"V! What the fuck are you doing in my basement?" Victoria snapped.
His eyes were already locked on me. "Oakley."
"Why are you here for Oakley?" Victoria challenged, but V's bat maintained its steady beat.
"Protect her."
"Protect her from what?" Faith spat. "We were just having a girls' night. She's safe."
V's bat maintained its dull knock against the concrete instead of a verbal response.
"I can handle my own better than you assholes ever could." Victoria’s violet eyes narrowed in warning.
"Protect her." His voice dropped lower. The single overhead bulb flickered, casting phantoms of light across his mask. Fresh stains looked black in this light, like his brutality had found new ways to mark his territory.
"You don't need to be here. She can protect herself and she has us." Faith's finger tightened on the trigger. "Happy? Now leave."
"No."
That single syllable electrified the air. Heartbeat thudding painfully as memories of Hellbound flashed through my mind—the way he'd carried me, how gentle his touch had been despite who he was.
My father's words echoed.The club needs a monster.

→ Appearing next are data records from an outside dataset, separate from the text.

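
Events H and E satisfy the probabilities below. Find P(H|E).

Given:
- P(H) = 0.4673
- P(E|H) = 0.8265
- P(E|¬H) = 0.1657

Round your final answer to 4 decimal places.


Bayes' theorem: P(H|E) = P(E|H) × P(H) / P(E)

Step 1: Calculate P(E) using law of total probability
P(E) = P(E|H)P(H) + P(E|¬H)P(¬H)
     = 0.8265 × 0.4673 + 0.1657 × 0.5327
     = 0.38622345 + 0.08826839
     = 0.47449184

Step 2: Apply Bayes' theorem
P(H|E) = P(E|H) × P(H) / P(E)
       = 0.38622345 / 0.47449184
       = 0.8140


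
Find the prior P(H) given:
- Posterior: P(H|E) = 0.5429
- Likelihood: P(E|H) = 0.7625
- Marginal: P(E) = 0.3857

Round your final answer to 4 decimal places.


From Bayes' theorem: P(H|E) = P(E|H) × P(H) / P(E)

Rearranging for P(H):
P(H) = P(H|E) × P(E) / P(E|H)
     = 0.5429 × 0.3857 / 0.7625
     = 0.20939653 / 0.7625
     = 0.2746


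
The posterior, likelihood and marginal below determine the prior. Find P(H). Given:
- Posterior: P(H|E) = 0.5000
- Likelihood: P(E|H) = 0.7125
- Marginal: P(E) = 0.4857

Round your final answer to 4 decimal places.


From Bayes' theorem: P(H|E) = P(E|H) × P(H) / P(E)

Rearranging for P(H):
P(H) = P(H|E) × P(E) / P(E|H)
     = 0.5000 × 0.4857 / 0.7125
     = 0.24285000 / 0.7125
     = 0.3408


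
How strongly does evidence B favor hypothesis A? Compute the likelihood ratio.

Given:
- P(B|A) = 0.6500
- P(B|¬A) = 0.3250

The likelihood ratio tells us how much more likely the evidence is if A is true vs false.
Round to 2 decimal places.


Likelihood Ratio (LR) = P(B|A) / P(B|¬A)

LR = 0.6500 / 0.3250
   = 2.00

The evidence is 2.00 times more likely if A is true than if A is false.
LR > 1, so observing B raises the odds in favor of A.


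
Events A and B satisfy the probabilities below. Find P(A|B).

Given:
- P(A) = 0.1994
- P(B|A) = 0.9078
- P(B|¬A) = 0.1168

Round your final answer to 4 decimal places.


Bayes' theorem: P(A|B) = P(B|A) × P(A) / P(B)

Step 1: Calculate P(B) using law of total probability
P(B) = P(B|A)P(A) + P(B|¬A)P(¬A)
     = 0.9078 × 0.1994 + 0.1168 × 0.8006
     = 0.18101532 + 0.09351008
     = 0.27452540

Step 2: Apply Bayes' theorem
P(A|B) = P(B|A) × P(A) / P(B)
       = 0.18101532 / 0.27452540
       = 0.6594


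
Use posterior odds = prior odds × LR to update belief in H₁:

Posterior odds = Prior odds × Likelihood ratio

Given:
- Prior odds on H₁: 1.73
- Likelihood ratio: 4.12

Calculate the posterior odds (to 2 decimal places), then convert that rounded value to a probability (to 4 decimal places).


Step 1: Calculate posterior odds
Posterior odds = Prior odds × LR
               = 1.73 × 4.12
               = 7.13

Step 2: Convert to probability
P(H₁|E) = Posterior odds / (1 + Posterior odds)
       = 7.13 / (1 + 7.13)
       = 7.13 / 8.13
       = 0.8770

The evidence increased P(H₁) from 0.6337 to 0.8770.


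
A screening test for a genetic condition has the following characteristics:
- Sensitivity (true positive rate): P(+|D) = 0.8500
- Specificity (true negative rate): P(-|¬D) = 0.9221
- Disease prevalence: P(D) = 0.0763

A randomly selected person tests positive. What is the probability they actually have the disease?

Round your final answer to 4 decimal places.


Let D = has disease, + = positive test

Given:
- P(D) = 0.0763 (prevalence)
- P(+|D) = 0.8500 (sensitivity)
- P(-|¬D) = 0.9221 (specificity)
- P(+|¬D) = 0.0779 (false positive rate = 1 - specificity)

Step 1: Find P(+)
P(+) = P(+|D)P(D) + P(+|¬D)P(¬D)
     = 0.8500 × 0.0763 + 0.0779 × 0.9237
     = 0.06485500 + 0.07195623
     = 0.13681123

Step 2: Apply Bayes' theorem for P(D|+)
P(D|+) = P(+|D)P(D) / P(+)
       = 0.06485500 / 0.13681123
       = 0.4740


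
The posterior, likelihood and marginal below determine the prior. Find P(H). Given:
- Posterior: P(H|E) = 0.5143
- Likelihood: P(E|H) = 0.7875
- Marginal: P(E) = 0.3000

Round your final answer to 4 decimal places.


From Bayes' theorem: P(H|E) = P(E|H) × P(H) / P(E)

Rearranging for P(H):
P(H) = P(H|E) × P(E) / P(E|H)
     = 0.5143 × 0.3000 / 0.7875
     = 0.15429000 / 0.7875
     = 0.1959


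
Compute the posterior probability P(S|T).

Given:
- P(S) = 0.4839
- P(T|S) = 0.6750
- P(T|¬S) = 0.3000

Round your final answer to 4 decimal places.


Bayes' theorem: P(S|T) = P(T|S) × P(S) / P(T)

Step 1: Calculate P(T) using law of total probability
P(T) = P(T|S)P(S) + P(T|¬S)P(¬S)
     = 0.6750 × 0.4839 + 0.3000 × 0.5161
     = 0.32663250 + 0.15483000
     = 0.48146250

Step 2: Apply Bayes' theorem
P(S|T) = P(T|S) × P(S) / P(T)
       = 0.32663250 / 0.48146250
       = 0.6784


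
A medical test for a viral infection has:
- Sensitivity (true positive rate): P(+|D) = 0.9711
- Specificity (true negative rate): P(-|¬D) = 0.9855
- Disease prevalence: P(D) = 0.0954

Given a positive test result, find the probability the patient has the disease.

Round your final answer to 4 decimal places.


Let D = has disease, + = positive test

Given:
- P(D) = 0.0954 (prevalence)
- P(+|D) = 0.9711 (sensitivity)
- P(-|¬D) = 0.9855 (specificity)
- P(+|¬D) = 0.0145 (false positive rate = 1 - specificity)

Step 1: Find P(+)
P(+) = P(+|D)P(D) + P(+|¬D)P(¬D)
     = 0.9711 × 0.0954 + 0.0145 × 0.9046
     = 0.09264294 + 0.01311670
     = 0.10575964

Step 2: Apply Bayes' theorem for P(D|+)
P(D|+) = P(+|D)P(D) / P(+)
       = 0.09264294 / 0.10575964
       = 0.8760


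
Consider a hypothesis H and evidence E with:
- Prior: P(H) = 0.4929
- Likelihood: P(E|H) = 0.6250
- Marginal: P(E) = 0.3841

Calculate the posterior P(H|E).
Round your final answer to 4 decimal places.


Using Bayes' theorem:

P(H|E) = P(E|H) × P(H) / P(E)
       = 0.6250 × 0.4929 / 0.3841
       = 0.30806250 / 0.3841
       = 0.8020

The evidence strengthens our belief in H.
Prior: 0.4929 → Posterior: 0.8020


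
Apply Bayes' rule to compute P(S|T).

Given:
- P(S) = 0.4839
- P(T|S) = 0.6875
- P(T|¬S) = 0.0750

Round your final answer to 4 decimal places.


Bayes' theorem: P(S|T) = P(T|S) × P(S) / P(T)

Step 1: Calculate P(T) using law of total probability
P(T) = P(T|S)P(S) + P(T|¬S)P(¬S)
     = 0.6875 × 0.4839 + 0.0750 × 0.5161
     = 0.33268125 + 0.03870750
     = 0.37138875

Step 2: Apply Bayes' theorem
P(S|T) = P(T|S) × P(S) / P(T)
       = 0.33268125 / 0.37138875
       = 0.8958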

But watching V now, seeing how his attention remained fixed on me despite the guns aimed at his head, I wondered if 'monster' was too simple a word. Monsters were mindless, all fang and fury. V was something else entirely. Something that thought, that chose, that wanted.

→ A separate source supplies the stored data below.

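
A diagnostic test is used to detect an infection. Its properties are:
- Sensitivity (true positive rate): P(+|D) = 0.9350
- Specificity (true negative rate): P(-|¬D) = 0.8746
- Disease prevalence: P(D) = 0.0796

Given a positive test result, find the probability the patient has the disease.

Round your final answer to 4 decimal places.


Let D = has disease, + = positive test

Given:
- P(D) = 0.0796 (prevalence)
- P(+|D) = 0.9350 (sensitivity)
- P(-|¬D) = 0.8746 (specificity)
- P(+|¬D) = 0.1254 (false positive rate = 1 - specificity)

Step 1: Find P(+)
P(+) = P(+|D)P(D) + P(+|¬D)P(¬D)
     = 0.9350 × 0.0796 + 0.1254 × 0.9204
     = 0.07442600 + 0.11541816
     = 0.18984416

Step 2: Apply Bayes' theorem for P(D|+)
P(D|+) = P(+|D)P(D) / P(+)
       = 0.07442600 / 0.18984416
       = 0.3920


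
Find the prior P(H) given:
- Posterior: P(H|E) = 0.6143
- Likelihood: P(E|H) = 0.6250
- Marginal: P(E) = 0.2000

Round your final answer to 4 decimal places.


From Bayes' theorem: P(H|E) = P(E|H) × P(H) / P(E)

Rearranging for P(H):
P(H) = P(H|E) × P(E) / P(E|H)
     = 0.6143 × 0.2000 / 0.6250
     = 0.12286000 / 0.6250
     = 0.1966


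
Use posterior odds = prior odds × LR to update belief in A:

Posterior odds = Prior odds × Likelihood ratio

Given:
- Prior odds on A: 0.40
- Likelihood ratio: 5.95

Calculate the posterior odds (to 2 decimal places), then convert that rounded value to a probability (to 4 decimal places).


Step 1: Calculate posterior odds
Posterior odds = Prior odds × LR
               = 0.40 × 5.95
               = 2.38

Step 2: Convert to probability
P(A|E) = Posterior odds / (1 + Posterior odds)
       = 2.38 / (1 + 2.38)
       = 2.38 / 3.38
       = 0.7041

The evidence increased P(A) from 0.2857 to 0.7041.


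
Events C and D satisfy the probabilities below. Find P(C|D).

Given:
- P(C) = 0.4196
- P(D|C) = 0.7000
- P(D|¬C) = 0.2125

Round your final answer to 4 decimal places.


Bayes' theorem: P(C|D) = P(D|C) × P(C) / P(D)

Step 1: Calculate P(D) using law of total probability
P(D) = P(D|C)P(C) + P(D|¬C)P(¬C)
     = 0.7000 × 0.4196 + 0.2125 × 0.5804
     = 0.29372000 + 0.12333500
     = 0.41705500

Step 2: Apply Bayes' theorem
P(C|D) = P(D|C) × P(C) / P(D)
       = 0.29372000 / 0.41705500
       = 0.7043


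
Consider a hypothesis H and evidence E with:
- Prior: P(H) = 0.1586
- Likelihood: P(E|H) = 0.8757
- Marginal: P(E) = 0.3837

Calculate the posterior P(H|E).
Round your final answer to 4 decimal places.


Using Bayes' theorem:

P(H|E) = P(E|H) × P(H) / P(E)
       = 0.8757 × 0.1586 / 0.3837
       = 0.13888602 / 0.3837
       = 0.3620

The evidence strengthens our belief in H.
Prior: 0.1586 → Posterior: 0.3620


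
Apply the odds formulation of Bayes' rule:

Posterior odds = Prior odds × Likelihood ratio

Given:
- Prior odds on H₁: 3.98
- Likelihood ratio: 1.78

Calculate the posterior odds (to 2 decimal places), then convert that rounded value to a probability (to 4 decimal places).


Step 1: Calculate posterior odds
Posterior odds = Prior odds × LR
               = 3.98 × 1.78
               = 7.08

Step 2: Convert to probability
P(H₁|E) = Posterior odds / (1 + Posterior odds)
       = 7.08 / (1 + 7.08)
       = 7.08 / 8.08
       = 0.8762

The evidence increased P(H₁) from 0.7992 to 0.8762.


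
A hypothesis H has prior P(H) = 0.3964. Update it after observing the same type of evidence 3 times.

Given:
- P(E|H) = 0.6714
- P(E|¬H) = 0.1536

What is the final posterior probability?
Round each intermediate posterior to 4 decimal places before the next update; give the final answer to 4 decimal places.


Sequential Bayesian updating:

Initial prior: P(H) = 0.3964

Update 1:
  P(E) = 0.6714 × 0.3964 + 0.1536 × 0.6036 = 0.26614296 + 0.09271296 = 0.35885592
  P(H|E) = 0.26614296 / 0.35885592 = 0.7416

Update 2:
  P(E) = 0.6714 × 0.7416 + 0.1536 × 0.2584 = 0.49791024 + 0.03969024 = 0.53760048
  P(H|E) = 0.49791024 / 0.53760048 = 0.9262

Update 3:
  P(E) = 0.6714 × 0.9262 + 0.1536 × 0.0738 = 0.62185068 + 0.01133568 = 0.63318636
  P(H|E) = 0.62185068 / 0.63318636 = 0.9821

Final posterior: 0.9821


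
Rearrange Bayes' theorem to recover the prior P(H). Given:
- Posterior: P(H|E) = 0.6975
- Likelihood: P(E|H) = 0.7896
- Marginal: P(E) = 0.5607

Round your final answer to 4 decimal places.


From Bayes' theorem: P(H|E) = P(E|H) × P(H) / P(E)

Rearranging for P(H):
P(H) = P(H|E) × P(E) / P(E|H)
     = 0.6975 × 0.5607 / 0.7896
     = 0.39108825 / 0.7896
     = 0.4953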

And what he wanted, inexplicably, was me.
"V," Victoria's authority never wavered as she stepped closer, "Get the fuck out of my house."
He cocked his head. "Make me."
Two words that froze the basement air. Faith cocked her weapon calmly. "Bodybag it is."
V unfolded from his position with lethal grace, his massive frame seeming to expand until he filled every shadow in the basement. Victoria and Faith didn't flinch, didn't retreat an inch. Their guns remained steady.
Behind them, Libby's wedding ring caught light as she shifted into a shooter's stance, adding another barrel to the standoff. Even Nyla stood her ground, Joslyn's blanket still draped around her shoulders like armor as she positioned herself between V and her gentle friend. Only Joslyn showed any outward sign of fear, but she didn't run—just pressed closer to Nyla, refusing to leave her side.
I pressed myself against the wall, trying to disappear into the concrete as my knees threatened to buckle. The contrast between my terror and their united defiance burned like shame in my throat. These women who'd survived their own monsters, who faced their own demons without blinking—and here I was, coming apart at the seams from the sheer weight of his presence.
I backed away, my eyes dropping to the floor where his bat had made a macabre of dark droplets. My hands fluttered as I wrung them together, my teeth finding my bottom lip. Blood touched my tongue; V's fingers twitched on his bat.
"You don't protect her by scaring her half to death," Victoria told him.
Something inside me snapped. I spun around and bolted up the basement stairs, a storm brewing beneath my skin. My lungs forgot how to function. My vision tunneled. I couldn't tell if I was running toward safety or away from something inside me. Shouts erupted behind me, but they were drowned out by the rushing in my ears and the heavy footfalls I knew would follow.
My fingers fumbled with the front door lock, panic making me clumsy. When I finally wrenched it open, the cool night air hit my face. I raced across Victoria's front lawn, the wet grass cold against my bare feet as the rain soaked the ground.
My car sat in the driveway, but even as I reached for the door handle, missing it twice with shaking hands, I knew. I could feel it—that shift in the air, the way the shadows seemed to deepen and move. An awareness slithered up my spine.
The overhead light in my car flickered once before dying completely.
A massive hand appeared next to my head, pressing flat against my car window. His heat radiated against my back, overwhelming and intoxicating. He appeared silently behind me, large and impossibly quiet. The scent of copper mixed with ash made my head spin.
"Oakley." My name rumbled from his chest, so close I could feel the vibration against my back. "Look at me."
I squeezed my eyes shut, pressing my forehead against the cool glass of my car window. Run. Collapse. I didn't know which would break me faster. The baseball bat struck once against my car, leaving a dark smear on the sky blue paint.
"P-Please," I whispered, though I wasn't sure what I was begging for. "I-I need to go home."